Eh. I work in tech in the Bay Area, alongside people from Europe, Asia, South America, and North America. I would say the amount of diversity is far more than what I see working at other industries. Is there a gender imbalance? Sure, but I don't see it as a bad thing considering that not every industry has equal representation of both races and gender. For example, I rarely see public initiatives to get more Asian men to be hollywood stars, models, politicians, teachers, etc. and that doesn't bother me.
Society stamped the male designation on my forehead, and feel like there's no end of wonderful things I do that have an immediate impact. Which improve people's dignity and quality of life. Do I attack patriarchy? Good. Do I attack the boss's ability to extract unconscionable hours, dignity and money from his wage-slaves? Good.
But you know that movie Avatar, which portrays the white male hero "leading" an army of poor blue savages? Avoid such corrosive social nonsense, and you'll spend a lot less energy.
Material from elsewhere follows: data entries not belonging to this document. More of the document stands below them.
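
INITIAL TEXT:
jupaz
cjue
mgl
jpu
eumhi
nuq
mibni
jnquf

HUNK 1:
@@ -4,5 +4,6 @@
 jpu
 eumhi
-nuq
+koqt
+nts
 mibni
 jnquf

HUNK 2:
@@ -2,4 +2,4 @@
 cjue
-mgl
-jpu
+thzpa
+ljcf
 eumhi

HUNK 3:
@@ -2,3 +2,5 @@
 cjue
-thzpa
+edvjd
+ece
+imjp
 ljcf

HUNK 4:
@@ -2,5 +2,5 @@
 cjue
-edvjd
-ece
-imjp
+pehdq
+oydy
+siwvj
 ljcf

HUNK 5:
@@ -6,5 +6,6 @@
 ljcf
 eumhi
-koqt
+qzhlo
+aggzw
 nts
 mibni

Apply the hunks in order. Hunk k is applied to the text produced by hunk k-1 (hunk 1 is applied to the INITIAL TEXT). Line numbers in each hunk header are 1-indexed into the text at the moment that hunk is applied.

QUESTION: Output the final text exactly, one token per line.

Hunk 1: at line 4 remove [nuq] add [koqt,nts] -> 9 lines: jupaz cjue mgl jpu eumhi koqt nts mibni jnquf
Hunk 2: at line 2 remove [mgl,jpu] add [thzpa,ljcf] -> 9 lines: jupaz cjue thzpa ljcf eumhi koqt nts mibni jnquf
Hunk 3: at line 2 remove [thzpa] add [edvjd,ece,imjp] -> 11 lines: jupaz cjue edvjd ece imjp ljcf eumhi koqt nts mibni jnquf
Hunk 4: at line 2 remove [edvjd,ece,imjp] add [pehdq,oydy,siwvj] -> 11 lines: jupaz cjue pehdq oydy siwvj ljcf eumhi koqt nts mibni jnquf
Hunk 5: at line 6 remove [koqt] add [qzhlo,aggzw] -> 12 lines: jupaz cjue pehdq oydy siwvj ljcf eumhi qzhlo aggzw nts mibni jnquf

Answer: jupaz
cjue
pehdq
oydy
siwvj
ljcf
eumhi
qzhlo
aggzw
nts
mibni
jnquf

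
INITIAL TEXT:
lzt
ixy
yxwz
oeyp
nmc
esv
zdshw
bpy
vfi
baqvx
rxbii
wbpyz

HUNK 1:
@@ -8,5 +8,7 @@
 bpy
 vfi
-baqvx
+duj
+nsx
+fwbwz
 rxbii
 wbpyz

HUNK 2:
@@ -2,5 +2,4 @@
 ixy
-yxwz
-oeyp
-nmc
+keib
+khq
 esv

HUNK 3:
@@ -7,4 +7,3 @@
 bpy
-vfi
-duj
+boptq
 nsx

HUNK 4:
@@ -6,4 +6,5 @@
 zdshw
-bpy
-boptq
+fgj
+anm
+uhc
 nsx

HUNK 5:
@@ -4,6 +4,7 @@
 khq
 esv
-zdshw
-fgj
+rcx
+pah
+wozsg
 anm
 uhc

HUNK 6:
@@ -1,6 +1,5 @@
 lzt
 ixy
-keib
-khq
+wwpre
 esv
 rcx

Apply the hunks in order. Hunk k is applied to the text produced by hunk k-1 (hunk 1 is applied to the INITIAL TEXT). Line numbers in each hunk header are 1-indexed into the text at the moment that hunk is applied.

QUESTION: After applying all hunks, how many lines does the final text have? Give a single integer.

Answer: 13

Derivation:
Hunk 1: at line 8 remove [baqvx] add [duj,nsx,fwbwz] -> 14 lines: lzt ixy yxwz oeyp nmc esv zdshw bpy vfi duj nsx fwbwz rxbii wbpyz
Hunk 2: at line 2 remove [yxwz,oeyp,nmc] add [keib,khq] -> 13 lines: lzt ixy keib khq esv zdshw bpy vfi duj nsx fwbwz rxbii wbpyz
Hunk 3: at line 7 remove [vfi,duj] add [boptq] -> 12 lines: lzt ixy keib khq esv zdshw bpy boptq nsx fwbwz rxbii wbpyz
Hunk 4: at line 6 remove [bpy,boptq] add [fgj,anm,uhc] -> 13 lines: lzt ixy keib khq esv zdshw fgj anm uhc nsx fwbwz rxbii wbpyz
Hunk 5: at line 4 remove [zdshw,fgj] add [rcx,pah,wozsg] -> 14 lines: lzt ixy keib khq esv rcx pah wozsg anm uhc nsx fwbwz rxbii wbpyz
Hunk 6: at line 1 remove [keib,khq] add [wwpre] -> 13 lines: lzt ixy wwpre esv rcx pah wozsg anm uhc nsx fwbwz rxbii wbpyz
Final line count: 13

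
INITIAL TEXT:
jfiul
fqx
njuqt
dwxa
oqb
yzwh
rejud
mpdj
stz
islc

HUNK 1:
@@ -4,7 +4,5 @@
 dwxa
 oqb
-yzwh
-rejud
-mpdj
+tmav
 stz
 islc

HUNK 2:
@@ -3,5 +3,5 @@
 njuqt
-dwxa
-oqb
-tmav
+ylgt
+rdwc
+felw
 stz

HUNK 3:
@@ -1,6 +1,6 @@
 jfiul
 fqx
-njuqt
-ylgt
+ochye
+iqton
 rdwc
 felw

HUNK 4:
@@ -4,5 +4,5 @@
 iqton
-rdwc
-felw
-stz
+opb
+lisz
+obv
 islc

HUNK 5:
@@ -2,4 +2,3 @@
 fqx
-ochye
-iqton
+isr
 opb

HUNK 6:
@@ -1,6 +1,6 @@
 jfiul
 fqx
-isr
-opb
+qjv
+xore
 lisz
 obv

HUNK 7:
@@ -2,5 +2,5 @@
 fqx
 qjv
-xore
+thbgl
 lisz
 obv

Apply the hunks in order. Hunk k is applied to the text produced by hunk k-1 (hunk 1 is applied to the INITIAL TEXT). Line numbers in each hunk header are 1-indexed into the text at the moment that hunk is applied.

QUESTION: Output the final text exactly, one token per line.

Hunk 1: at line 4 remove [yzwh,rejud,mpdj] add [tmav] -> 8 lines: jfiul fqx njuqt dwxa oqb tmav stz islc
Hunk 2: at line 3 remove [dwxa,oqb,tmav] add [ylgt,rdwc,felw] -> 8 lines: jfiul fqx njuqt ylgt rdwc felw stz islc
Hunk 3: at line 1 remove [njuqt,ylgt] add [ochye,iqton] -> 8 lines: jfiul fqx ochye iqton rdwc felw stz islc
Hunk 4: at line 4 remove [rdwc,felw,stz] add [opb,lisz,obv] -> 8 lines: jfiul fqx ochye iqton opb lisz obv islc
Hunk 5: at line 2 remove [ochye,iqton] add [isr] -> 7 lines: jfiul fqx isr opb lisz obv islc
Hunk 6: at line 1 remove [isr,opb] add [qjv,xore] -> 7 lines: jfiul fqx qjv xore lisz obv islc
Hunk 7: at line 2 remove [xore] add [thbgl] -> 7 lines: jfiul fqx qjv thbgl lisz obv islc

Answer: jfiul
fqx
qjv
thbgl
lisz
obv
islc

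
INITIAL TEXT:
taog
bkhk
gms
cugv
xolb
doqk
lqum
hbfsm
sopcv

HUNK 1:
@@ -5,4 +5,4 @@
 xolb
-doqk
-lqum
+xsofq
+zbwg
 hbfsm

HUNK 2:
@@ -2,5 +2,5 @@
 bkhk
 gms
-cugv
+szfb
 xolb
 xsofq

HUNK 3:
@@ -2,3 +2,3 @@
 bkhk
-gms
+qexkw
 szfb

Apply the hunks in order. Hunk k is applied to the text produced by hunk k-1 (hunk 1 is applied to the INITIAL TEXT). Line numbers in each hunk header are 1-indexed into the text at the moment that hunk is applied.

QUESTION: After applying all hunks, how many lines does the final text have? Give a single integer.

Hunk 1: at line 5 remove [doqk,lqum] add [xsofq,zbwg] -> 9 lines: taog bkhk gms cugv xolb xsofq zbwg hbfsm sopcv
Hunk 2: at line 2 remove [cugv] add [szfb] -> 9 lines: taog bkhk gms szfb xolb xsofq zbwg hbfsm sopcv
Hunk 3: at line 2 remove [gms] add [qexkw] -> 9 lines: taog bkhk qexkw szfb xolb xsofq zbwg hbfsm sopcv
Final line count: 9

Answer: 9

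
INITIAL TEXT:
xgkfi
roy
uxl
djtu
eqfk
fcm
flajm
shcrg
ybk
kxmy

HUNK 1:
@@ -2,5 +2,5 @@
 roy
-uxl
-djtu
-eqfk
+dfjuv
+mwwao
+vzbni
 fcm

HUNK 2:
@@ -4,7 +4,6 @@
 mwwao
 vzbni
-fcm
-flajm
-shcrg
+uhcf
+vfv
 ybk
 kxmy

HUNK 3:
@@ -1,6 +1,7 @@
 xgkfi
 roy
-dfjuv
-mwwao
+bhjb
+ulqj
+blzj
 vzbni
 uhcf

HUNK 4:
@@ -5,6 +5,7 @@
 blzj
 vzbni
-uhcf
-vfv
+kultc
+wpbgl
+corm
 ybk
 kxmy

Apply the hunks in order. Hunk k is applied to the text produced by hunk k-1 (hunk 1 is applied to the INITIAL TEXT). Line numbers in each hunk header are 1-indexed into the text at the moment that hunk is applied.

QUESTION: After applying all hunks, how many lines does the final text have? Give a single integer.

Hunk 1: at line 2 remove [uxl,djtu,eqfk] add [dfjuv,mwwao,vzbni] -> 10 lines: xgkfi roy dfjuv mwwao vzbni fcm flajm shcrg ybk kxmy
Hunk 2: at line 4 remove [fcm,flajm,shcrg] add [uhcf,vfv] -> 9 lines: xgkfi roy dfjuv mwwao vzbni uhcf vfv ybk kxmy
Hunk 3: at line 1 remove [dfjuv,mwwao] add [bhjb,ulqj,blzj] -> 10 lines: xgkfi roy bhjb ulqj blzj vzbni uhcf vfv ybk kxmy
Hunk 4: at line 5 remove [uhcf,vfv] add [kultc,wpbgl,corm] -> 11 lines: xgkfi roy bhjb ulqj blzj vzbni kultc wpbgl corm ybk kxmy
Final line count: 11

Answer: 11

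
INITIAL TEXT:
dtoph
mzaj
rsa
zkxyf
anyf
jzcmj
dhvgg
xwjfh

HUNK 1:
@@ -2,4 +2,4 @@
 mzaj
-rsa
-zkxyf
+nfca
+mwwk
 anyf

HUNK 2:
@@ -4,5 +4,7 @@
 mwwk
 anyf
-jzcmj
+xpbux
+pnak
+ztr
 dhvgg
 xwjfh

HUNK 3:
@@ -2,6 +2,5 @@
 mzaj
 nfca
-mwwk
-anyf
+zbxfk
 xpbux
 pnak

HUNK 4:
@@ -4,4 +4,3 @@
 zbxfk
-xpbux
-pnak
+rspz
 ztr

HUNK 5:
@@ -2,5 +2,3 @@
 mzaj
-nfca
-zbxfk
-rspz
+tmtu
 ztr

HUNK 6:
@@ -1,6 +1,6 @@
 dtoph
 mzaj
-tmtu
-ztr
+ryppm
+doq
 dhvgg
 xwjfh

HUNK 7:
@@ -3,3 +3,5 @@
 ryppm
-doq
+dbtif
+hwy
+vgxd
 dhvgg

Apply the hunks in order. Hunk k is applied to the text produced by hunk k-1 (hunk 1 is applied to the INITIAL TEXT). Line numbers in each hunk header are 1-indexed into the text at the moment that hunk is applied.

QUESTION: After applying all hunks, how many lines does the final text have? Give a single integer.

Hunk 1: at line 2 remove [rsa,zkxyf] add [nfca,mwwk] -> 8 lines: dtoph mzaj nfca mwwk anyf jzcmj dhvgg xwjfh
Hunk 2: at line 4 remove [jzcmj] add [xpbux,pnak,ztr] -> 10 lines: dtoph mzaj nfca mwwk anyf xpbux pnak ztr dhvgg xwjfh
Hunk 3: at line 2 remove [mwwk,anyf] add [zbxfk] -> 9 lines: dtoph mzaj nfca zbxfk xpbux pnak ztr dhvgg xwjfh
Hunk 4: at line 4 remove [xpbux,pnak] add [rspz] -> 8 lines: dtoph mzaj nfca zbxfk rspz ztr dhvgg xwjfh
Hunk 5: at line 2 remove [nfca,zbxfk,rspz] add [tmtu] -> 6 lines: dtoph mzaj tmtu ztr dhvgg xwjfh
Hunk 6: at line 1 remove [tmtu,ztr] add [ryppm,doq] -> 6 lines: dtoph mzaj ryppm doq dhvgg xwjfh
Hunk 7: at line 3 remove [doq] add [dbtif,hwy,vgxd] -> 8 lines: dtoph mzaj ryppm dbtif hwy vgxd dhvgg xwjfh
Final line count: 8

Answer: 8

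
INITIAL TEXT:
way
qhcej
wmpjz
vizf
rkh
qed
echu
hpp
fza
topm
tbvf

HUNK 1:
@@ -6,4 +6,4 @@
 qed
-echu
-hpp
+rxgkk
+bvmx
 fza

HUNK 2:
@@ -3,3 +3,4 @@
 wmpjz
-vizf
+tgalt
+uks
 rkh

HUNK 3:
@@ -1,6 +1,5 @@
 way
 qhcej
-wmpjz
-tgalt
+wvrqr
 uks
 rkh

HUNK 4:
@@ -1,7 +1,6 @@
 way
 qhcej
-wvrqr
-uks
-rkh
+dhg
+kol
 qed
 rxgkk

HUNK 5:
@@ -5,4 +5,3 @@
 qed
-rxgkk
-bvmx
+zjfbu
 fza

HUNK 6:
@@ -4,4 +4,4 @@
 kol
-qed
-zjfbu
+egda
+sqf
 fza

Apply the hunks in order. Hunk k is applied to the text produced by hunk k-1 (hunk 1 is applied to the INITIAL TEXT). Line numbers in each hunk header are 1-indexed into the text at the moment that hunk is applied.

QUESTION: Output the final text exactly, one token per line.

Hunk 1: at line 6 remove [echu,hpp] add [rxgkk,bvmx] -> 11 lines: way qhcej wmpjz vizf rkh qed rxgkk bvmx fza topm tbvf
Hunk 2: at line 3 remove [vizf] add [tgalt,uks] -> 12 lines: way qhcej wmpjz tgalt uks rkh qed rxgkk bvmx fza topm tbvf
Hunk 3: at line 1 remove [wmpjz,tgalt] add [wvrqr] -> 11 lines: way qhcej wvrqr uks rkh qed rxgkk bvmx fza topm tbvf
Hunk 4: at line 1 remove [wvrqr,uks,rkh] add [dhg,kol] -> 10 lines: way qhcej dhg kol qed rxgkk bvmx fza topm tbvf
Hunk 5: at line 5 remove [rxgkk,bvmx] add [zjfbu] -> 9 lines: way qhcej dhg kol qed zjfbu fza topm tbvf
Hunk 6: at line 4 remove [qed,zjfbu] add [egda,sqf] -> 9 lines: way qhcej dhg kol egda sqf fza topm tbvf

Answer: way
qhcej
dhg
kol
egda
sqf
fza
topm
tbvf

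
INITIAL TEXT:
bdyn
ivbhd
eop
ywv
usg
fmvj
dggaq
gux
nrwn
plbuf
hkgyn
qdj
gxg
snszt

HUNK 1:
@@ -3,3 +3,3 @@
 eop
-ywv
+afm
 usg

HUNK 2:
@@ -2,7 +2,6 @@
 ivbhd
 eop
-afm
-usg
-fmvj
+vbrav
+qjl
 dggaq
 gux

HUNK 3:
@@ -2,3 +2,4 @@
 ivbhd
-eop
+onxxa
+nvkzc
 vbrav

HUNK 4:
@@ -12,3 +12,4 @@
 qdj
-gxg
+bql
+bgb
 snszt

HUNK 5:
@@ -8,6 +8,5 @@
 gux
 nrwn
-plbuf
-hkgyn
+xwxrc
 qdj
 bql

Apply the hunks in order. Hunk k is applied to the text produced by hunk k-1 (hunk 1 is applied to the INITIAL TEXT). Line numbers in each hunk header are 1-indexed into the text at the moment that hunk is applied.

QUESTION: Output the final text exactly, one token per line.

Answer: bdyn
ivbhd
onxxa
nvkzc
vbrav
qjl
dggaq
gux
nrwn
xwxrc
qdj
bql
bgb
snszt

Derivation:
Hunk 1: at line 3 remove [ywv] add [afm] -> 14 lines: bdyn ivbhd eop afm usg fmvj dggaq gux nrwn plbuf hkgyn qdj gxg snszt
Hunk 2: at line 2 remove [afm,usg,fmvj] add [vbrav,qjl] -> 13 lines: bdyn ivbhd eop vbrav qjl dggaq gux nrwn plbuf hkgyn qdj gxg snszt
Hunk 3: at line 2 remove [eop] add [onxxa,nvkzc] -> 14 lines: bdyn ivbhd onxxa nvkzc vbrav qjl dggaq gux nrwn plbuf hkgyn qdj gxg snszt
Hunk 4: at line 12 remove [gxg] add [bql,bgb] -> 15 lines: bdyn ivbhd onxxa nvkzc vbrav qjl dggaq gux nrwn plbuf hkgyn qdj bql bgb snszt
Hunk 5: at line 8 remove [plbuf,hkgyn] add [xwxrc] -> 14 lines: bdyn ivbhd onxxa nvkzc vbrav qjl dggaq gux nrwn xwxrc qdj bql bgb snszt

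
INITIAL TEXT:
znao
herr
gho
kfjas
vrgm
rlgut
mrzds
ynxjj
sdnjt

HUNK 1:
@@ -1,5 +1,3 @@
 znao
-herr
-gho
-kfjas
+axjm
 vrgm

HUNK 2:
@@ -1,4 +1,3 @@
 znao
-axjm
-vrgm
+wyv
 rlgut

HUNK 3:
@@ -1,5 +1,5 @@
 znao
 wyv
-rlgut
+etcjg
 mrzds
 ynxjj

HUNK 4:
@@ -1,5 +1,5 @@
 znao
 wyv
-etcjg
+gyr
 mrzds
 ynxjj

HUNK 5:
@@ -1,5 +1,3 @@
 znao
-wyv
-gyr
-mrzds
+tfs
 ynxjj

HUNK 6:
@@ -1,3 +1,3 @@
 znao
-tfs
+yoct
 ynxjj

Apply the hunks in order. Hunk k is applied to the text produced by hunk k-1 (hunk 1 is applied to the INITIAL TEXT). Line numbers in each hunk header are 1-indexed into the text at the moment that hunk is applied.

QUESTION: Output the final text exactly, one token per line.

Answer: znao
yoct
ynxjj
sdnjt

Derivation:
Hunk 1: at line 1 remove [herr,gho,kfjas] add [axjm] -> 7 lines: znao axjm vrgm rlgut mrzds ynxjj sdnjt
Hunk 2: at line 1 remove [axjm,vrgm] add [wyv] -> 6 lines: znao wyv rlgut mrzds ynxjj sdnjt
Hunk 3: at line 1 remove [rlgut] add [etcjg] -> 6 lines: znao wyv etcjg mrzds ynxjj sdnjt
Hunk 4: at line 1 remove [etcjg] add [gyr] -> 6 lines: znao wyv gyr mrzds ynxjj sdnjt
Hunk 5: at line 1 remove [wyv,gyr,mrzds] add [tfs] -> 4 lines: znao tfs ynxjj sdnjt
Hunk 6: at line 1 remove [tfs] add [yoct] -> 4 lines: znao yoct ynxjj sdnjt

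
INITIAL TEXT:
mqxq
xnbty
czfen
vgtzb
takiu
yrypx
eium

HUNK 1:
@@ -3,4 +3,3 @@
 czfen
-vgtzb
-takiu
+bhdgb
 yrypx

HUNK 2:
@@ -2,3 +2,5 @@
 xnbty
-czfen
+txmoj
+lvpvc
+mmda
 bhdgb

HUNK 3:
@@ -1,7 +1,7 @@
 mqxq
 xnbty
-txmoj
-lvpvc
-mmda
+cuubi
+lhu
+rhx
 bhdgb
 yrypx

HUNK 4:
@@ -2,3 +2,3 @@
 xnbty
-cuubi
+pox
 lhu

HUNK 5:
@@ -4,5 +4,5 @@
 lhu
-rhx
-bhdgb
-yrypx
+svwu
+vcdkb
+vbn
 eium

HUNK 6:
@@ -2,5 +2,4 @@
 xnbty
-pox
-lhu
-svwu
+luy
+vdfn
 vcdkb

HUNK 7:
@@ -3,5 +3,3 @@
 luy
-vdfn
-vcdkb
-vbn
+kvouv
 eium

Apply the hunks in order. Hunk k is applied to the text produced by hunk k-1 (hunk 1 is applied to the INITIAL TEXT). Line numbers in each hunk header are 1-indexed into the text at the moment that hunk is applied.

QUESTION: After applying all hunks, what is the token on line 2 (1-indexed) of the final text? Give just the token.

Answer: xnbty

Derivation:
Hunk 1: at line 3 remove [vgtzb,takiu] add [bhdgb] -> 6 lines: mqxq xnbty czfen bhdgb yrypx eium
Hunk 2: at line 2 remove [czfen] add [txmoj,lvpvc,mmda] -> 8 lines: mqxq xnbty txmoj lvpvc mmda bhdgb yrypx eium
Hunk 3: at line 1 remove [txmoj,lvpvc,mmda] add [cuubi,lhu,rhx] -> 8 lines: mqxq xnbty cuubi lhu rhx bhdgb yrypx eium
Hunk 4: at line 2 remove [cuubi] add [pox] -> 8 lines: mqxq xnbty pox lhu rhx bhdgb yrypx eium
Hunk 5: at line 4 remove [rhx,bhdgb,yrypx] add [svwu,vcdkb,vbn] -> 8 lines: mqxq xnbty pox lhu svwu vcdkb vbn eium
Hunk 6: at line 2 remove [pox,lhu,svwu] add [luy,vdfn] -> 7 lines: mqxq xnbty luy vdfn vcdkb vbn eium
Hunk 7: at line 3 remove [vdfn,vcdkb,vbn] add [kvouv] -> 5 lines: mqxq xnbty luy kvouv eium
Final line 2: xnbty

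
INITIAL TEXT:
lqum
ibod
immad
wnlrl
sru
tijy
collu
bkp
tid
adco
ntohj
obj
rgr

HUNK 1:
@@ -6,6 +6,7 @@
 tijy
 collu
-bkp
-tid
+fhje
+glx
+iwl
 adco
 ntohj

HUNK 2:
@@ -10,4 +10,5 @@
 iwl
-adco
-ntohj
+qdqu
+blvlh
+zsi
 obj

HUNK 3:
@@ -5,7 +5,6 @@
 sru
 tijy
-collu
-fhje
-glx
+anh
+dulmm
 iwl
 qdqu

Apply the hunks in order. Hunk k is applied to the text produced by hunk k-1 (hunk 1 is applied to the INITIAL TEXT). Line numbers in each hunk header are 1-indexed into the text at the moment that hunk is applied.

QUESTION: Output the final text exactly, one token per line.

Hunk 1: at line 6 remove [bkp,tid] add [fhje,glx,iwl] -> 14 lines: lqum ibod immad wnlrl sru tijy collu fhje glx iwl adco ntohj obj rgr
Hunk 2: at line 10 remove [adco,ntohj] add [qdqu,blvlh,zsi] -> 15 lines: lqum ibod immad wnlrl sru tijy collu fhje glx iwl qdqu blvlh zsi obj rgr
Hunk 3: at line 5 remove [collu,fhje,glx] add [anh,dulmm] -> 14 lines: lqum ibod immad wnlrl sru tijy anh dulmm iwl qdqu blvlh zsi obj rgr

Answer: lqum
ibod
immad
wnlrl
sru
tijy
anh
dulmm
iwl
qdqu
blvlh
zsi
obj
rgr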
Simply assist and amplify the efforts of others, share literature which isn't afraid to be radical, and you'll go far.
Indeed, I'm curious how your being a male lets you do "no end of wonderful things that have an immediate impact". Either you're in a high socioeconomic position, or you're overstating your abilities significantly. "Attacking the patriarchy" doesn't mean much, and the latter sounds like it comes straight out of a parodic parable.
Finally, that colorful interpretation of Avatar was interesting, though not particularly innovative.
Never apologize for anything that is not your fault, and don't cry about the things you have no power to change.
There is no particular reason to wave someone else's war banner. You won't get any trophies or medals for it. So speak for yourself. And if anyone ever tells you to "check your privilege," translate that as "count your blessings," and let them go about their own business.
And I won't say anything more about it, since these sorts of topics tend to attract "downvote for disagreement" moderation.